Birk Jones, a Ph.D. candidate in engineering is teaching the 33-year old Mechanical Engineering Building on the UNM campus to think about energy efficiency.  So far Jones and the ME building have improved the energy efficiency between 10 and 15 percent.  He expects that to improve.

The building was state-of-the-art in 1980, but in the last couple of decades it has suffered from age-related decline, remodeling and changing power demands as students and faculty brought in new equipment and technologies and created new problems.  The ME Building has a dual-duct system, multiple air-handling units, a water loop and absorption chiller, hot and cold storage systems, and chilled and hot water supplied by the campus.  It also has a solar thermal system on the roof.  Jones’ Ph.D. research is to find a way to make this combination of technologies work together more comfortably and efficiently. 

His job began with replacing the 60 or so thermostats (only some of which worked) with digital units in the four story building.  Then he began to install monitors on the air intake units and to examine how air moved through the building during a 24-hour cycle.  He built a database so he would know how much energy was used on hot summer days and cold winter nights.  Jones worked with Lawrence Berkeley National Lab to help evaluate how energy models can provide building thermal load predictions for the Distributed Energy Resources Customer Adoption Model (DER-CAM).

He also found an energy modeling software program called TRNSYS to simulate physical and thermodynamic processes. Using TRNSYS he performs advanced simulations that run in parallel with the building.  Results from the model and the actual building are used to train Artificial Neural Networks (ANN), which is a rudimentary brain that mimics the operation of biological neural networks.  The ANN are trained to know what is normal and then he uses them to test actual data from a daily cycle to see if it can pick up small deviations.

One night, when all was quiet on the system, he opened up outside air dampers and brought unexpected changes into the system to see if ANN would notice.  It did.  Now he is teaching the network to suggest possible remedies for the anomaly. 

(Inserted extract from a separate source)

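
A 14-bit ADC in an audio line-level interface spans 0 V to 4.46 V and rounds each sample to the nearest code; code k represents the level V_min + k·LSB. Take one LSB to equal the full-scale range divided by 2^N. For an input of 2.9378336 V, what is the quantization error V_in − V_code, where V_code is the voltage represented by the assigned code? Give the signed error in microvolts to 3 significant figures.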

But the biggest challenge for ANN is a familiar one.  How do you deal with people?  Specifically how do you deal with people working in an office where one person has opened a window for fresh air and another has turned on a space heater because it is too cold.  Jones and ANN don’t have a solution yet for that universal conundrum, but they are working on it.

Jones would like to see all the 300 or so buildings on UNM’s main campus work with each other.  Not all the buildings on campus are used by people every day, and collecting information on when various building systems can be minimized and when they must work at full effort is complex, but it is a major part of the ultimate solution of campus energy savings.

Jones’ work is funded by Yearout Mechanical an Albuquerque-based constuction firm that specializes in solving energy problems for existing buildings. The owner of the company, Kevin Yearout, is looking for information.  “From our perspective, our goal within our company is to guarantee performance contracts.  In that kind of a risk reward situation, you really want to cut the risk down and by understanding these buildings better as far as what exactly efficiency changes will happen if you make minor changes to the building we feel much more comfortable when we put our neck out there. That’s because the proposal for performance contracts guarantee it and say – we’re putting our name on the line that this building will perform this way after we’re done.”

Jones is a student of UNM Professor of Mechanical Engineering Andrea Mammoli who is conducting research on ways to integrate solar and other energy sources into the electrical grid without humans feeling a disruptive change in their environment.